The long holiday gives you one of the season's best chances at killing a big whitetail
There's a big hunting weekend coming up. You and millions of other guys and gals have a few days off, and for many of you this is the last best chance to get a buck. After stuffing your face Thursday, get out there and try these three tactics.
Hunt a Dumping Ground Stand
In farm country, head for a strip or pocket of timber that borders a corn or bean field. Inside those woods, look for an inner structure where two or three ridges and draws converge and peter out into a creek bottom. The thicker the cover in the draws and down in the bottom, the better. With food, water and bedding, a spot like this is a dumping ground for whitetails that come and go.
You can set a treestand or ground blind on a ridge side that looks down into the convergence of the hills and draws. Or, since most of you will hunt with a gun this weekend, you can go old-school and simply wait against a tree with good visibility and shooting lanes into the bottom.

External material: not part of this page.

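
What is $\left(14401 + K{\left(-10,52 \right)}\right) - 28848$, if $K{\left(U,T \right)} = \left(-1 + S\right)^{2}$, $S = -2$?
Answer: $-14438$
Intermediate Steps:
$K{\left(U,T \right)} = 9$ ($K{\left(U,T \right)} = \left(-1 - 2\right)^{2} = \left(-3\right)^{2} = 9$)
$\left(14401 + K{\left(-10,52 \right)}\right) - 28848 = \left(14401 + 9\right) - 28848 = 14410 - 28848 = -14438$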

Camp out here for two or three days and I can almost guarantee you'll see a buck. Making the shot is up to you.
Revert To a Rut Corridor
By late November, bucks are tired and beaten down from the frenzy of peak rut, but they still run on a last jolt of testosterone. Many bucks continue to blaze rubs, so look for fresh ones.

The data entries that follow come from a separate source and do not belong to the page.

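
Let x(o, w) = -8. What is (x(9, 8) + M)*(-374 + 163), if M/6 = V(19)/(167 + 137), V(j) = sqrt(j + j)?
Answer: 1688 - 633*sqrt(38)/152 ≈ 1662.3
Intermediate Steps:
V(j) = sqrt(2)*sqrt(j) (V(j) = sqrt(2*j) = sqrt(2)*sqrt(j))
M = 3*sqrt(38)/152 (M = 6*((sqrt(2)*sqrt(19))/(167 + 137)) = 6*(sqrt(38)/304) = 3*sqrt(38)/152 ≈ 0.12167)
(x(9, 8) + M)*(-374 + 163) = (-8 + 3*sqrt(38)/152)*(-374 + 163) = (-8 + 3*sqrt(38)/152)*(-211) = 1688 - 633*sqrt(38)/152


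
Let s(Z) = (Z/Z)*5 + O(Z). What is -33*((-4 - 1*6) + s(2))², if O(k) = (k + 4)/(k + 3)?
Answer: -11913/25 ≈ -476.52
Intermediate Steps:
O(k) = (4 + k)/(3 + k)
s(Z) = 5 + (4 + Z)/(3 + Z) (s(Z) = (Z/Z)*5 + (4 + Z)/(3 + Z) = 1*5 + (4 + Z)/(3 + Z) = 5 + (4 + Z)/(3 + Z))
-33*((-4 - 1*6) + s(2))² = -33*((-4 - 1*6) + (19 + 6*2)/(3 + 2))² = -33*((-4 - 6) + (19 + 12)/5)² = -33*(-10 + (⅕)*31)² = -33*(-10 + 31/5)² = -33*(-19/5)² = -33*361/25 = -11913/25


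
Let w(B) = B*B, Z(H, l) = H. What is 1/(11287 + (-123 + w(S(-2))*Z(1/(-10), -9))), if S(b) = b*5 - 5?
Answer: 2/22283 ≈ 8.9754e-5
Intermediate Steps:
S(b) = -5 + 5*b (S(b) = 5*b - 5 = -5 + 5*b)
w(B) = B**2
1/(11287 + (-123 + w(S(-2))*Z(1/(-10), -9))) = 1/(11287 + (-123 + (-5 + 5*(-2))**2/(-10))) = 1/(11287 + (-123 + (-5 - 10)**2*(-1/10))) = 1/(11287 + (-123 + (-15)**2*(-1/10))) = 1/(11287 + (-123 + 225*(-1/10))) = 1/(11287 + (-123 - 45/2)) = 1/(11287 - 291/2) = 1/(22283/2) = 2/22283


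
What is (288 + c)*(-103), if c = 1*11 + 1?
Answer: -30900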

While bucks generally don't paw scrapes this late, at least not heavily, they do cruise back through creek bottoms and draws where they scraped and rubbed trees weeks ago, and where they made contact with hot does back then. Go back and hunt a stand that you hung in a sign-blazed funnel earlier in November, and you might catch a buck working it now.
Switch It Up
In most regions rifles have cracked for a week or more by now, and the hoard of gun hunters that flood the woods over Thanksgiving will only triple the heat on deer. Numerous studies have shown that whitetails do not flee pressure by leaving their home ranges entirely. Rather, most bucks continue to live in the same general areas, but they do seek out thick, hidden spots where few if any people ever hunt.

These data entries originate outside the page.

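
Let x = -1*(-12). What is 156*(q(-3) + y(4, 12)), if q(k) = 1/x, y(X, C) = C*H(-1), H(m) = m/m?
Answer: 1885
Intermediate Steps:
H(m) = 1
x = 12
y(X, C) = C (y(X, C) = C*1 = C)
q(k) = 1/12
156*(q(-3) + y(4, 12)) = 156*(1/12 + 12) = 156*(145/12) = 1885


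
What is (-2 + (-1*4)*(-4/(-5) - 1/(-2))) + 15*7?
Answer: 489/5 ≈ 97.800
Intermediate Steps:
(-2 + (-1*4)*(-4/(-5) - 1/(-2))) + 15*7 = (-2 - 4*(-4*(-⅕) - 1*(-½))) + 105 = (-2 - 4*(⅘ + ½)) + 105 = (-2 - 4*13/10) + 105 = (-2 - 26/5) + 105 = -36/5 + 105 = 489/5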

That is why switching it up is so important now. Think out of the way. A beaver swamp beside a gravel road, a 3-acre thicket behind a neighbor's barn, a deserted, overgrown hog lot just down the road on an abandoned farm … any hidden little spot like that is where an old 8- or 10-pointer might hide in hopes of riding out the season. Find such a spot, hang a treestand on the downwind edge of it, and hunt it through Sunday.
Lastly, if you have a few vacation days left and have an understanding boss, push it and take off November 29 through December 1 or 2. Late in the season and during the weekdays, you'll have the woods pretty much to yourself, even on most public lands. Bucks that hunkered down in the pressure of Thanksgiving week will feel a little more secure moving a bit, and you might get one yet.